"The Ambitious Guest" begins in a moment of great tranquillity, with a family cozily gathered around their hearth. Father and mother, eldest daughter and aged grandmother, are briefly described as assuming the guises of persons of their ages who are filled with great contentment. Although they are entirely comfortable, mention is made of the harsh winter weather and the dangerous position of the cottage, over which towers a mountain. The noise of stones tumbling down the mountain has often startled the family at midnight.
Throughout the story, a contrast is made between the cozy harmony within and the stormy conditions of nature outside. The wind rattles their door, and they are glad of the company of a young traveler, who proceeds to make himself at home in the welcome atmosphere of the friendly family.
The Ambitious Guest is "frank-hearted" and quickly engages the family in a discussion of his plans to make a reputation for himself. He finds in them a responsive mood that encourages his conversation about how a person must make his mark on life. As they are caught up in his enthusiasm, several family members express very personal feelings about their lives. The father would like a better property and a better title (Squire)—in short, a station in life that would command the respect of his community. One of the younger children, excited by all this discussion of life’s possibilities, calls out to his mother that he would like everyone, the guest included, to "go and take a drink out of the basin of the Flume!" His seemingly extravagant notion of visiting a brook that spills over into a "deep precipice" amuses the others, who cannot imagine leaving the presumed safety and comfort of the cottage.
One by one, however, the family members forsake their usual placid acceptance of things as they are and admit to various fancies, so that, as the mother says, "we’re in a strange way, to-night.
" The guest himself is portrayed as having "a high and abstracted ambition." A solitary wanderer, his dreams of making his mark are just that—dreams, reveries removed from the concreteness of domestic life as it is evoked at the beginning of the story.
The talk turns to death, as the grandmother confesses to a strange preoccupation with a superstition of her youth, that a corpse cannot rest in the grave if it suspects that something about its appearance is awry. She asks her children to make a point of holding a looking glass over her face to get a glimpse of herself after she is laid out for the grave. "Old and young, we dream of graves and monuments," murmurs the guest, who has stimulated the whole family to think about how it wants to be remembered.

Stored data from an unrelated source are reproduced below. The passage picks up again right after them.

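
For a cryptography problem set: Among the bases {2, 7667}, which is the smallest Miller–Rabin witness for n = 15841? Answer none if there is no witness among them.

n − 1 = 15840 = 2^5 · 495, so s = 5 and d = 495.
Base 2: x_0 = 2^495 mod 15841 = 1. x_0 = 1, so 2 is not a witness.
Base 7667: x_0 = 7667^495 mod 15841 = 1. x_0 = 1, so 7667 is not a witness.
No listed base is a witness for 15841.

none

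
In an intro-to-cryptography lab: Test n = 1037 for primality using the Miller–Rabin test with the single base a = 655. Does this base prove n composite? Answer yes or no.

yes

n − 1 = 1036 = 2^2 · 259, so s = 2 and d = 259.
x_0 = 655^259 mod 1037 = 100.
x_0 is neither 1 nor 1036, so continue squaring.
x_1 = 100^2 mod 1037 = 667.
Reached i = s−1 = 1 without hitting −1: 655 is a Miller–Rabin witness and 1037 is composite.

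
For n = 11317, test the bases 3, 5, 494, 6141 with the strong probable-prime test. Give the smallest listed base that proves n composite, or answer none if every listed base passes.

n − 1 = 11316 = 2^2 · 2829, so s = 2 and d = 2829.
Base 3: x_0 = 3^2829 mod 11317 = 1. x_0 = 1, so 3 is not a witness.
Base 5: x_0 = 5^2829 mod 11317 = 5018. x_0 is neither 1 nor 11316, so continue squaring. x_1 = 5018^2 mod 11317 = 11316. x_1 ≡ −1, so 5 is not a witness.
Base 494: x_0 = 494^2829 mod 11317 = 5018. x_0 is neither 1 nor 11316, so continue squaring. x_1 = 5018^2 mod 11317 = 11316. x_1 ≡ −1, so 494 is not a witness.
Base 6141: x_0 = 6141^2829 mod 11317 = 5018. x_0 is neither 1 nor 11316, so continue squaring. x_1 = 5018^2 mod 11317 = 11316. x_1 ≡ −1, so 6141 is not a witness.
No listed base is a witness for 11317.

none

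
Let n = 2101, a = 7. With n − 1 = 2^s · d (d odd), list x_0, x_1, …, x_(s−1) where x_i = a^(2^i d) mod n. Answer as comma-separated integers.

n − 1 = 2100 = 2^2 · 525, so s = 2 and d = 525.
x_0 = 7^525 mod 2101 = 2100.
x_1 = 2100^2 mod 2101 = 1.

2100, 1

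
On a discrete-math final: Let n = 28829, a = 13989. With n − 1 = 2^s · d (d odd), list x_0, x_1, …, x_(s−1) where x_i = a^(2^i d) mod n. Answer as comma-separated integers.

n − 1 = 28828 = 2^2 · 7207, so s = 2 and d = 7207.
x_0 = 13989^7207 mod 28829 = 17545.
x_1 = 17545^2 mod 28829 = 19792.

17545, 19792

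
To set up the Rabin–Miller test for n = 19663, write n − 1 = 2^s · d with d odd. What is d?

9831

Halving: 19662 → 9831; 9831 is odd.
So 19662 = 2^1 · 9831.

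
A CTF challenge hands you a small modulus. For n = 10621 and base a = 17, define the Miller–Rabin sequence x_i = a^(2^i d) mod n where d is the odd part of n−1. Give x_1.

7658

n − 1 = 10620 = 2^2 · 2655, so s = 2 and d = 2655.
Repeated squaring mod 10621: 17^1 ≡ 17, 17^2 ≡ 289, 17^4 ≡ 9174, 17^8 ≡ 1472, 17^16 ≡ 100, 17^32 ≡ 10000, 17^64 ≡ 3285, 17^128 ≡ 289, 17^256 ≡ 9174, 17^512 ≡ 1472, 17^1024 ≡ 100, 17^2048 ≡ 10000.
2655 = 2048 + 512 + 64 + 16 + 8 + 4 + 2 + 1, so 17^2655 ≡ 10000·1472·3285·100·1472·9174·289·17 ≡ 3782 (mod 10621).
x_0 = 3782.
x_1 = 3782^2 mod 10621 = 7658.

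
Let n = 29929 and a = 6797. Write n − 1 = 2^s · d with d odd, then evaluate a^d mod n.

1118

n − 1 = 29928 = 2^3 · 3741, so s = 3 and d = 3741.
Repeated squaring mod 29929: 6797^1 ≡ 6797, 6797^2 ≡ 18762, 6797^4 ≡ 17675, 6797^8 ≡ 6723, 6797^16 ≡ 5939, 6797^32 ≡ 15359, 6797^64 ≡ 28432, 6797^128 ≡ 26263, 6797^256 ≡ 1435, 6797^512 ≡ 24053, 6797^1024 ≡ 19239, 6797^2048 ≡ 7178.
3741 = 2048 + 1024 + 512 + 128 + 16 + 8 + 4 + 1, so 6797^3741 ≡ 7178·19239·24053·26263·5939·6723·17675·6797 ≡ 1118 (mod 29929).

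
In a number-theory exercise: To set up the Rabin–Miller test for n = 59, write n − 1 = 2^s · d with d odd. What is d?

Halving: 58 → 29; 29 is odd.
So 58 = 2^1 · 29.

29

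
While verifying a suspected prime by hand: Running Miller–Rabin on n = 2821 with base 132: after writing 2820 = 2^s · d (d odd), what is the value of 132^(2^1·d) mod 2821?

1520

n − 1 = 2820 = 2^2 · 705, so s = 2 and d = 705.
x_0 = 132^705 mod 2821 = 993.
x_1 = 993^2 mod 2821 = 1520.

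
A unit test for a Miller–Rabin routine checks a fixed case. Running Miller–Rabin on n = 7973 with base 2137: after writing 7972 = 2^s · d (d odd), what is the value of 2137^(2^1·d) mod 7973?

n − 1 = 7972 = 2^2 · 1993, so s = 2 and d = 1993.
Repeated squaring mod 7973: 2137^1 ≡ 2137, 2137^2 ≡ 6213, 2137^4 ≡ 4076, 2137^8 ≡ 6017, 2137^16 ≡ 6869, 2137^32 ≡ 6920, 2137^64 ≡ 562, 2137^128 ≡ 4897, 2137^256 ≡ 5798, 2137^512 ≡ 2636, 2137^1024 ≡ 4013.
1993 = 1024 + 512 + 256 + 128 + 64 + 8 + 1, so 2137^1993 ≡ 4013·2636·5798·4897·562·6017·2137 ≡ 6771 (mod 7973).
x_0 = 6771.
x_1 = 6771^2 mod 7973 = 1691.

1691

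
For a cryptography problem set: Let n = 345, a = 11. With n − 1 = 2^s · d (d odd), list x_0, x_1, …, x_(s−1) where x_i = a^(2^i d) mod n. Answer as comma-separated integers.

n − 1 = 344 = 2^3 · 43, so s = 3 and d = 43.
x_0 = 11^43 mod 345 = 251.
x_1 = 251^2 mod 345 = 211.
x_2 = 211^2 mod 345 = 16.

251, 211, 16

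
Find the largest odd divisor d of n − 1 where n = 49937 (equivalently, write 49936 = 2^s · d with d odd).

Halving: 49936 → 24968 → 12484 → 6242 → 3121; 3121 is odd.
So 49936 = 2^4 · 3121.

3121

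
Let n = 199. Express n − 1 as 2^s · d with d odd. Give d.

Halving: 198 → 99; 99 is odd.
So 198 = 2^1 · 99.

99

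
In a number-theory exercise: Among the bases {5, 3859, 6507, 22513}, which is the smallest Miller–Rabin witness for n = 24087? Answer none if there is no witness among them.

n − 1 = 24086 = 2^1 · 12043, so s = 1 and d = 12043.
Base 5: x_0 = 5^12043 mod 24087 = 8468. x_0 ∉ {1, 24086} and s = 1, so 5 is a Miller–Rabin witness and 24087 is composite.
Base 3859: x_0 = 3859^12043 mod 24087 = 8521. x_0 ∉ {1, 24086} and s = 1, so 3859 is a Miller–Rabin witness and 24087 is composite.
Base 6507: x_0 = 6507^12043 mod 24087 = 1929. x_0 ∉ {1, 24086} and s = 1, so 6507 is a Miller–Rabin witness and 24087 is composite.
Base 22513: x_0 = 22513^12043 mod 24087 = 17410. x_0 ∉ {1, 24086} and s = 1, so 22513 is a Miller–Rabin witness and 24087 is composite.
The smallest witness among the given bases is 5.

5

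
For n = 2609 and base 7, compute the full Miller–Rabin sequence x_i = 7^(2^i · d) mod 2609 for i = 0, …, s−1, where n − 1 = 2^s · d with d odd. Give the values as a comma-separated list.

1528, 2338, 389, 2608

n − 1 = 2608 = 2^4 · 163, so s = 4 and d = 163.
x_0 = 7^163 mod 2609 = 1528.
x_1 = 1528^2 mod 2609 = 2338.
x_2 = 2338^2 mod 2609 = 389.
x_3 = 389^2 mod 2609 = 2608.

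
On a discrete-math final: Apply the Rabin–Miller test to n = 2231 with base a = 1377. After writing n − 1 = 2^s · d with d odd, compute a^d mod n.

n − 1 = 2230 = 2^1 · 1115, so s = 1 and d = 1115.
1377^1115 mod 2231 = 839.

839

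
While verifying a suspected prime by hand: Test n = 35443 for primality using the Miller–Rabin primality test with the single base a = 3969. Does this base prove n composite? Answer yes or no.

no

n − 1 = 35442 = 2^1 · 17721, so s = 1 and d = 17721.
Repeated squaring mod 35443: 3969^1 ≡ 3969, 3969^2 ≡ 16269, 3969^4 ≡ 27480, 3969^8 ≡ 1842, 3969^16 ≡ 25879, 3969^32 ≡ 27156, 3969^64 ≡ 21278, 3969^128 ≡ 4402, 3969^256 ≡ 25726, 3969^512 ≡ 35380, 3969^1024 ≡ 3969, 3969^2048 ≡ 16269, 3969^4096 ≡ 27480, 3969^8192 ≡ 1842, 3969^16384 ≡ 25879.
17721 = 16384 + 1024 + 256 + 32 + 16 + 8 + 1, so 3969^17721 ≡ 25879·3969·25726·27156·25879·1842·3969 ≡ 1 (mod 35443).
x_0 = 3969^17721 mod 35443 = 1.
x_0 = 1, so 3969 is not a witness.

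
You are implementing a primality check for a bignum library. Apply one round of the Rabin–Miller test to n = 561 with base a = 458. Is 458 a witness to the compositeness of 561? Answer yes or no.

no

n − 1 = 560 = 2^4 · 35, so s = 4 and d = 35.
x_0 = 458^35 mod 561 = 560.
x_0 = 560 ≡ −1, so 458 is not a witness.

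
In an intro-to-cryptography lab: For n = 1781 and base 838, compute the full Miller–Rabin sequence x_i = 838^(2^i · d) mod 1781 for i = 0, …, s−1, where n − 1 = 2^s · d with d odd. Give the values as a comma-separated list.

n − 1 = 1780 = 2^2 · 445, so s = 2 and d = 445.
x_0 = 838^445 mod 1781 = 123.
x_1 = 123^2 mod 1781 = 881.

123, 881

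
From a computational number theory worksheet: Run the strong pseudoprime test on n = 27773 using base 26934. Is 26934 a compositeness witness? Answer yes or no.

no

n − 1 = 27772 = 2^2 · 6943, so s = 2 and d = 6943.
x_0 = 26934^6943 mod 27773 = 1.
x_0 = 1, so 26934 is not a witness.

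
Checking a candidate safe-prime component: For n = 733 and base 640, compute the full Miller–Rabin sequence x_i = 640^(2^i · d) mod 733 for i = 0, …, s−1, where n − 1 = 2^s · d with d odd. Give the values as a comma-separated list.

732, 1

n − 1 = 732 = 2^2 · 183, so s = 2 and d = 183.
x_0 = 640^183 mod 733 = 732.
x_1 = 732^2 mod 733 = 1.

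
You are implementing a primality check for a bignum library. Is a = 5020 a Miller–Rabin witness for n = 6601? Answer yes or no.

no

n − 1 = 6600 = 2^3 · 825, so s = 3 and d = 825.
x_0 = 5020^825 mod 6601 = 1.
x_0 = 1, so 5020 is not a witness.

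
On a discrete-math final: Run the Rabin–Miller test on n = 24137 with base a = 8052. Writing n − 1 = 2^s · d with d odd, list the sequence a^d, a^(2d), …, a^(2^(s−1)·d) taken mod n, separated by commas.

n − 1 = 24136 = 2^3 · 3017, so s = 3 and d = 3017.
x_0 = 8052^3017 mod 24137 = 23103.
x_1 = 23103^2 mod 24137 = 7128.
x_2 = 7128^2 mod 24137 = 24136.

23103, 7128, 24136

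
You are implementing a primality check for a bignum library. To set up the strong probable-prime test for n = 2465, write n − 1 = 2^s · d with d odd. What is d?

77

Halving: 2464 → 1232 → 616 → 308 → 154 → 77; 77 is odd.
So 2464 = 2^5 · 77.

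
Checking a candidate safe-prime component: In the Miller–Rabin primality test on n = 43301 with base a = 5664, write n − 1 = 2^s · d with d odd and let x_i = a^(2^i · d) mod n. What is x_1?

n − 1 = 43300 = 2^2 · 10825, so s = 2 and d = 10825.
x_0 = 5664^10825 mod 43301 = 26139.
x_1 = 26139^2 mod 43301 = 842.

842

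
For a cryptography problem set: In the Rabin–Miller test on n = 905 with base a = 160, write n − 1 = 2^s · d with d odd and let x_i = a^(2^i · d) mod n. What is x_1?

n − 1 = 904 = 2^3 · 113, so s = 3 and d = 113.
x_0 = 160^113 mod 905 = 590.
x_1 = 590^2 mod 905 = 580.

580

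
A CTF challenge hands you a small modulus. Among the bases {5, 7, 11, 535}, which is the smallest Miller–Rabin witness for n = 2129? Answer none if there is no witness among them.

none

n − 1 = 2128 = 2^4 · 133, so s = 4 and d = 133.
Base 5: x_0 = 5^133 mod 2129 = 2128. x_0 = 2128 ≡ −1, so 5 is not a witness.
Base 7: x_0 = 7^133 mod 2129 = 846. x_0 is neither 1 nor 2128, so continue squaring. x_1 = 846^2 mod 2129 = 372. x_2 = 372^2 mod 2129 = 2128. x_2 ≡ −1, so 7 is not a witness.
Base 11: x_0 = 11^133 mod 2129 = 2024. x_0 is neither 1 nor 2128, so continue squaring. x_1 = 2024^2 mod 2129 = 380. x_2 = 380^2 mod 2129 = 1757. x_3 = 1757^2 mod 2129 = 2128. x_3 ≡ −1, so 11 is not a witness.
Base 535: x_0 = 535^133 mod 2129 = 105. x_0 is neither 1 nor 2128, so continue squaring. x_1 = 105^2 mod 2129 = 380. x_2 = 380^2 mod 2129 = 1757. x_3 = 1757^2 mod 2129 = 2128. x_3 ≡ −1, so 535 is not a witness.
No listed base is a witness for 2129.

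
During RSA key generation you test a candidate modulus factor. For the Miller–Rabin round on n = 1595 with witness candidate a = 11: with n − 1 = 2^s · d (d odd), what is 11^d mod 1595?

n − 1 = 1594 = 2^1 · 797, so s = 1 and d = 797.
By repeated squaring, 11^797 ≡ 891 (mod 1595).

891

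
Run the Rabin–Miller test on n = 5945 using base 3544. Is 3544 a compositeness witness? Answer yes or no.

yes

n − 1 = 5944 = 2^3 · 743, so s = 3 and d = 743.
x_0 = 3544^743 mod 5945 = 789.
x_0 is neither 1 nor 5944, so continue squaring.
x_1 = 789^2 mod 5945 = 4241.
x_2 = 4241^2 mod 5945 = 2456.
Reached i = s−1 = 2 without hitting −1: 3544 is a Miller–Rabin witness and 5945 is composite.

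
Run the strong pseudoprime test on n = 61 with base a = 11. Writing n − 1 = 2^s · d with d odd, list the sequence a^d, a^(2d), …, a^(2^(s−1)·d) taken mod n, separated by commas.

50, 60

n − 1 = 60 = 2^2 · 15, so s = 2 and d = 15.
x_0 = 11^15 mod 61 = 50.
x_1 = 50^2 mod 61 = 60.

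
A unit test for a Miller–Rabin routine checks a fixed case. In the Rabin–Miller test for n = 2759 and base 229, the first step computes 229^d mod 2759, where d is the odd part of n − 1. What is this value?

n − 1 = 2758 = 2^1 · 1379, so s = 1 and d = 1379.
229^1379 mod 2759 = 261.

261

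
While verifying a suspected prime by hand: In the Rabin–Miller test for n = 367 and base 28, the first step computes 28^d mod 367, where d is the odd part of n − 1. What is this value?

n − 1 = 366 = 2^1 · 183, so s = 1 and d = 183.
By repeated squaring, 28^183 ≡ 1 (mod 367).

1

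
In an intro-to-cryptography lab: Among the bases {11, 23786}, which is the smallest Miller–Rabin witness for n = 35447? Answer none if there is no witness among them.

none

n − 1 = 35446 = 2^1 · 17723, so s = 1 and d = 17723.
Base 11: x_0 = 11^17723 mod 35447 = 35446. x_0 = 35446 ≡ −1, so 11 is not a witness.
Base 23786: x_0 = 23786^17723 mod 35447 = 1. x_0 = 1, so 23786 is not a witness.
No listed base is a witness for 35447.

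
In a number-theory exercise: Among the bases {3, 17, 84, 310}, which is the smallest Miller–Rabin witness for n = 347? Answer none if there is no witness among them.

none

n − 1 = 346 = 2^1 · 173, so s = 1 and d = 173.
Base 3: x_0 = 3^173 mod 347 = 1. x_0 = 1, so 3 is not a witness.
Base 17: x_0 = 17^173 mod 347 = 346. x_0 = 346 ≡ −1, so 17 is not a witness.
Base 84: x_0 = 84^173 mod 347 = 346. x_0 = 346 ≡ −1, so 84 is not a witness.
Base 310: x_0 = 310^173 mod 347 = 1. x_0 = 1, so 310 is not a witness.
No listed base is a witness for 347.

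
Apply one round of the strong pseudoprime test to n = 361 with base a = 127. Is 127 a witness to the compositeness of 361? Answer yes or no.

no

n − 1 = 360 = 2^3 · 45, so s = 3 and d = 45.
x_0 = 127^45 mod 361 = 360.
x_0 = 360 ≡ −1, so 127 is not a witness.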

Reminders of the roaring wind and of the harsh, inhospitable elements outside finally culminate in the "awful sound" of a slide. The family rushes from the cottage seeking a safer haven but, in fact, flees "right into the pathway of destruction." The whole mountain falls upon them. In the aftermath, their cottage remains intact and the circumstances of their lives are apparent to all who observe the tokens the family has left behind. Only the identity of the guest remains in doubt, his ambition having come to nought.